I'm sure daily deal coupons bring new customers in from all over the city but most of their business probably comes from people who live or work in the area.
I've visited four of these studios in the past year on a combination of daily deals or new student specials. Each have a very good selection of classes and excellent teachers.
So, how do I choose who I give my long-term business to?
It all depends on the person at the front desk.
The winning studio greets new students with a smile and an explanation of the studio and where everything is located. On each subsequent visit, she smiles and says hello. That's it.
The classes last an hour or more, so does it make any sense that I base my decision on ten seconds from the person at the front desk, rather than the class itself or the instructor? Honestly, the quality of the classes and instructors is pretty much the same, so yes, it comes down to the first ten seconds of each visit.
Sometimes these seconds are fine, sometimes they are exceptional. Sometimes they are downright terrible.
Here is an example of what happened to me last week at a studio I will not be returning to after my 10-class pass is finished.
I enter the studio.
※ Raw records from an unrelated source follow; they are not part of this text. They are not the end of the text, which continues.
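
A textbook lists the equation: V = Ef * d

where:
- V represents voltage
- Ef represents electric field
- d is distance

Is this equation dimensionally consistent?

Yes

V (voltage) has dimensions [I^-1 L^2 M T^-3].
Ef (electric field) has dimensions [I^-1 L M T^-3].
d (distance) has dimensions [L].

Left side: [I^-1 L^2 M T^-3]
Right side: [I^-1 L^2 M T^-3]

Both sides have the same dimensions, so the equation is dimensionally consistent.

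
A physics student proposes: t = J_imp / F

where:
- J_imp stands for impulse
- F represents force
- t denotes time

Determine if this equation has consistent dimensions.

Yes

J_imp (impulse) has dimensions [L M T^-1].
F (force) has dimensions [L M T^-2].
t (time) has dimensions [T].

Left side: [T]
Right side: [T]

Both sides have the same dimensions, so the equation is dimensionally consistent.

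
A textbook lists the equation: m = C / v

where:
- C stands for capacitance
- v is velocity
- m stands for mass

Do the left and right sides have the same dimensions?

No

C (capacitance) has dimensions [I^2 L^-2 M^-1 T^4].
v (velocity) has dimensions [L T^-1].
m (mass) has dimensions [M].

Left side: [M]
Right side: [I^2 L^-3 M^-1 T^5]

The two sides have different dimensions, so the equation is NOT dimensionally consistent.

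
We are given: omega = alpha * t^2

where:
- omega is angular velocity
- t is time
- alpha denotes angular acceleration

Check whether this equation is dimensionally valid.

No

omega (angular velocity) has dimensions [T^-1].
t (time) has dimensions [T].
alpha (angular acceleration) has dimensions [T^-2].

Left side: [T^-1]
Right side: [dimensionless]

The two sides have different dimensions, so the equation is NOT dimensionally consistent.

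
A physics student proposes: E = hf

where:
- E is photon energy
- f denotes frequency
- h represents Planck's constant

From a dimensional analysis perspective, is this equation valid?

Yes

E (photon energy) has dimensions [L^2 M T^-2].
f (frequency) has dimensions [T^-1].
h (Planck's constant) has dimensions [L^2 M T^-1].

Left side: [L^2 M T^-2]
Right side: [L^2 M T^-2]

Both sides have the same dimensions, so the equation is dimensionally consistent.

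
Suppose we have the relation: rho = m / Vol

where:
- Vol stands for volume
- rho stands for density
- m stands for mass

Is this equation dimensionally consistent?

Yes

Vol (volume) has dimensions [L^3].
rho (density) has dimensions [L^-3 M].
m (mass) has dimensions [M].

Left side: [L^-3 M]
Right side: [L^-3 M]

Both sides have the same dimensions, so the equation is dimensionally consistent.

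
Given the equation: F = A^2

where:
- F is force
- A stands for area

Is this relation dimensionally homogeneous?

No

F (force) has dimensions [L M T^-2].
A (area) has dimensions [L^2].

Left side: [L M T^-2]
Right side: [L^4]

The two sides have different dimensions, so the equation is NOT dimensionally consistent.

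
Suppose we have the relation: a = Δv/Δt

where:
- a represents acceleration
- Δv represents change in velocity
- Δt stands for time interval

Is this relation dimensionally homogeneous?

Yes

a (acceleration) has dimensions [L T^-2].
Δv (change in velocity) has dimensions [L T^-1].
Δt (time interval) has dimensions [T].

Left side: [L T^-2]
Right side: [L T^-2]

Both sides have the same dimensions, so the equation is dimensionally consistent.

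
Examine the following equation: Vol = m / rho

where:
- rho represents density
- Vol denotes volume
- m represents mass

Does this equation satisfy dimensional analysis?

Yes

rho (density) has dimensions [L^-3 M].
Vol (volume) has dimensions [L^3].
m (mass) has dimensions [M].

Left side: [L^3]
Right side: [L^3]

Both sides have the same dimensions, so the equation is dimensionally consistent.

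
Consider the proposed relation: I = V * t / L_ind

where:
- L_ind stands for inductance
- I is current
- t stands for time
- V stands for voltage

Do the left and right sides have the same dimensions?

Yes

L_ind (inductance) has dimensions [I^-2 L^2 M T^-2].
I (current) has dimensions [I].
t (time) has dimensions [T].
V (voltage) has dimensions [I^-1 L^2 M T^-3].

Left side: [I]
Right side: [I]

Both sides have the same dimensions, so the equation is dimensionally consistent.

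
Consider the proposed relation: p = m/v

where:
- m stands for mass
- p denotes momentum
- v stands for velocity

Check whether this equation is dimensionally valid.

No

m (mass) has dimensions [M].
p (momentum) has dimensions [L M T^-1].
v (velocity) has dimensions [L T^-1].

Left side: [L M T^-1]
Right side: [L^-1 M T]

The two sides have different dimensions, so the equation is NOT dimensionally consistent.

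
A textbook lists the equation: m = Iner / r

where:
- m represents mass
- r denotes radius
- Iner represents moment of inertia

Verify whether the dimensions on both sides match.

No

m (mass) has dimensions [M].
r (radius) has dimensions [L].
Iner (moment of inertia) has dimensions [L^2 M].

Left side: [M]
Right side: [L M]

The two sides have different dimensions, so the equation is NOT dimensionally consistent.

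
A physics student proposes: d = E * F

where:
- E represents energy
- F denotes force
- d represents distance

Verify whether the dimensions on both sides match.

No

E (energy) has dimensions [L^2 M T^-2].
F (force) has dimensions [L M T^-2].
d (distance) has dimensions [L].

Left side: [L]
Right side: [L^3 M^2 T^-4]

The two sides have different dimensions, so the equation is NOT dimensionally consistent.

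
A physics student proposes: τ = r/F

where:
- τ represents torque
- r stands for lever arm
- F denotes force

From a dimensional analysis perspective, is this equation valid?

No

τ (torque) has dimensions [L^2 M T^-2].
r (lever arm) has dimensions [L].
F (force) has dimensions [L M T^-2].

Left side: [L^2 M T^-2]
Right side: [M^-1 T^2]

The two sides have different dimensions, so the equation is NOT dimensionally consistent.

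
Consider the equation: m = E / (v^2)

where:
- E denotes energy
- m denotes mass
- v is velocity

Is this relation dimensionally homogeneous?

Yes

E (energy) has dimensions [L^2 M T^-2].
m (mass) has dimensions [M].
v (velocity) has dimensions [L T^-1].

Left side: [M]
Right side: [M]

Both sides have the same dimensions, so the equation is dimensionally consistent.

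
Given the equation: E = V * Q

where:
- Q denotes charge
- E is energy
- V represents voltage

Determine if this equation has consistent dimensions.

Yes

Q (charge) has dimensions [I T].
E (energy) has dimensions [L^2 M T^-2].
V (voltage) has dimensions [I^-1 L^2 M T^-3].

Left side: [L^2 M T^-2]
Right side: [L^2 M T^-2]

Both sides have the same dimensions, so the equation is dimensionally consistent.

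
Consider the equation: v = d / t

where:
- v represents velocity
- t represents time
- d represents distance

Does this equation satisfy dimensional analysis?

Yes

v (velocity) has dimensions [L T^-1].
t (time) has dimensions [T].
d (distance) has dimensions [L].

Left side: [L T^-1]
Right side: [L T^-1]

Both sides have the same dimensions, so the equation is dimensionally consistent.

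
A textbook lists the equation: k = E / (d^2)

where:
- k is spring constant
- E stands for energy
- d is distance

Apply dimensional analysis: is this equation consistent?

Yes

k (spring constant) has dimensions [M T^-2].
E (energy) has dimensions [L^2 M T^-2].
d (distance) has dimensions [L].

Left side: [M T^-2]
Right side: [M T^-2]

Both sides have the same dimensions, so the equation is dimensionally consistent.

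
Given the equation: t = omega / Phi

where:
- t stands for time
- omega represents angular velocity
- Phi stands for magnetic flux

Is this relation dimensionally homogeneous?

No

t (time) has dimensions [T].
omega (angular velocity) has dimensions [T^-1].
Phi (magnetic flux) has dimensions [I^-1 L^2 M T^-2].

Left side: [T]
Right side: [I L^-2 M^-1 T]

The two sides have different dimensions, so the equation is NOT dimensionally consistent.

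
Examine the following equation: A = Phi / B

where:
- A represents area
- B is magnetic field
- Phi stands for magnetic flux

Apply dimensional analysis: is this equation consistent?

Yes

A (area) has dimensions [L^2].
B (magnetic field) has dimensions [I^-1 M T^-2].
Phi (magnetic flux) has dimensions [I^-1 L^2 M T^-2].

Left side: [L^2]
Right side: [L^2]

Both sides have the same dimensions, so the equation is dimensionally consistent.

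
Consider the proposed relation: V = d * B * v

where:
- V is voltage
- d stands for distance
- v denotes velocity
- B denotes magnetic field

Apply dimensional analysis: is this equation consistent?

Yes

V (voltage) has dimensions [I^-1 L^2 M T^-3].
d (distance) has dimensions [L].
v (velocity) has dimensions [L T^-1].
B (magnetic field) has dimensions [I^-1 M T^-2].

Left side: [I^-1 L^2 M T^-3]
Right side: [I^-1 L^2 M T^-3]

Both sides have the same dimensions, so the equation is dimensionally consistent.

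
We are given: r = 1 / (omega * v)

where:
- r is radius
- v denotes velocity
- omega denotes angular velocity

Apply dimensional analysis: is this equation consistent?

No

r (radius) has dimensions [L].
v (velocity) has dimensions [L T^-1].
omega (angular velocity) has dimensions [T^-1].

Left side: [L]
Right side: [L^-1 T^2]

The two sides have different dimensions, so the equation is NOT dimensionally consistent.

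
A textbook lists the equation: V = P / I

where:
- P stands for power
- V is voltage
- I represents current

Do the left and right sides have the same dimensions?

Yes

P (power) has dimensions [L^2 M T^-3].
V (voltage) has dimensions [I^-1 L^2 M T^-3].
I (current) has dimensions [I].

Left side: [I^-1 L^2 M T^-3]
Right side: [I^-1 L^2 M T^-3]

Both sides have the same dimensions, so the equation is dimensionally consistent.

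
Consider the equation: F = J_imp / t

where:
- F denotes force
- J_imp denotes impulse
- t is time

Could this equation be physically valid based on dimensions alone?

Yes

F (force) has dimensions [L M T^-2].
J_imp (impulse) has dimensions [L M T^-1].
t (time) has dimensions [T].

Left side: [L M T^-2]
Right side: [L M T^-2]

Both sides have the same dimensions, so the equation is dimensionally consistent.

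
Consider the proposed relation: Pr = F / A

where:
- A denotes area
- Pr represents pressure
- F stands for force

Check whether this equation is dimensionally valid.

Yes

A (area) has dimensions [L^2].
Pr (pressure) has dimensions [L^-1 M T^-2].
F (force) has dimensions [L M T^-2].

Left side: [L^-1 M T^-2]
Right side: [L^-1 M T^-2]

Both sides have the same dimensions, so the equation is dimensionally consistent.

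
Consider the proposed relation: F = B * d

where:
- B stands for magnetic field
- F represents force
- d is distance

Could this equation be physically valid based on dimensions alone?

No

B (magnetic field) has dimensions [I^-1 M T^-2].
F (force) has dimensions [L M T^-2].
d (distance) has dimensions [L].

Left side: [L M T^-2]
Right side: [I^-1 L M T^-2]

The two sides have different dimensions, so the equation is NOT dimensionally consistent.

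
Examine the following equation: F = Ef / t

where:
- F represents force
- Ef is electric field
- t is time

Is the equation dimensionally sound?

No

F (force) has dimensions [L M T^-2].
Ef (electric field) has dimensions [I^-1 L M T^-3].
t (time) has dimensions [T].

Left side: [L M T^-2]
Right side: [I^-1 L M T^-4]

The two sides have different dimensions, so the equation is NOT dimensionally consistent.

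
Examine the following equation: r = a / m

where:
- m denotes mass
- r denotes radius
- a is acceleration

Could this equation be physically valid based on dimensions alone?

No

m (mass) has dimensions [M].
r (radius) has dimensions [L].
a (acceleration) has dimensions [L T^-2].

Left side: [L]
Right side: [L M^-1 T^-2]

The two sides have different dimensions, so the equation is NOT dimensionally consistent.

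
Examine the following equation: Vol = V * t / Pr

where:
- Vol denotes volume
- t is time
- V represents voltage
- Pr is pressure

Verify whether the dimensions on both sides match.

No

Vol (volume) has dimensions [L^3].
t (time) has dimensions [T].
V (voltage) has dimensions [I^-1 L^2 M T^-3].
Pr (pressure) has dimensions [L^-1 M T^-2].

Left side: [L^3]
Right side: [I^-1 L^3]

The two sides have different dimensions, so the equation is NOT dimensionally consistent.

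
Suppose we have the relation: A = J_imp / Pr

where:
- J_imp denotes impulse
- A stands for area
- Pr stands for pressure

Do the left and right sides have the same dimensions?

No

J_imp (impulse) has dimensions [L M T^-1].
A (area) has dimensions [L^2].
Pr (pressure) has dimensions [L^-1 M T^-2].

Left side: [L^2]
Right side: [L^2 T]

The two sides have different dimensions, so the equation is NOT dimensionally consistent.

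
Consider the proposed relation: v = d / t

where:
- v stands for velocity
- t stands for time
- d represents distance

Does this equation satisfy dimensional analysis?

Yes

v (velocity) has dimensions [L T^-1].
t (time) has dimensions [T].
d (distance) has dimensions [L].

Left side: [L T^-1]
Right side: [L T^-1]

Both sides have the same dimensions, so the equation is dimensionally consistent.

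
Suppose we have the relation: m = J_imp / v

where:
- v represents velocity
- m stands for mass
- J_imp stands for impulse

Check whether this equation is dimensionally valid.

Yes

v (velocity) has dimensions [L T^-1].
m (mass) has dimensions [M].
J_imp (impulse) has dimensions [L M T^-1].

Left side: [M]
Right side: [M]

Both sides have the same dimensions, so the equation is dimensionally consistent.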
I glance over at the front desk person who is writing something, her head buried in her desk.
I take off my shoes. I'm the only person in the waiting area. I walk over to her desk and scan my card. She does not look up.
My card scan does not work. So I try again. It goes through on my second try. At this point I've been standing directly in front of her for 15 seconds, close enough to touch her, and she fails to acknowledge my presence.
So, I appropriately acknowledge them as a studio that does not deserve my business. How much does that cost them? $1,000 or more per year?!
A long, long, time ago, in another life, I worked at Zellers. Though it's now long dead, I learned a lot about customer service there.
One of the rules we had to follow was the 10-foot rule: On the sales floor, when a customer came within 10 feet of you, no matter what you were doing, you had to stop and acknowledge them with a greeting or a smile. It was a small thing, but hard to maintain consistently if you were engaged in something, as customers would inevitably be encouraged by your openness, to chat or ask for help. But I understand fully why they had this as a rule.
Whether your business is online or in-person, never underestimate the power of simply acknowledging the presence of your customer. So many businesses don't bother, so you'll be miles ahead.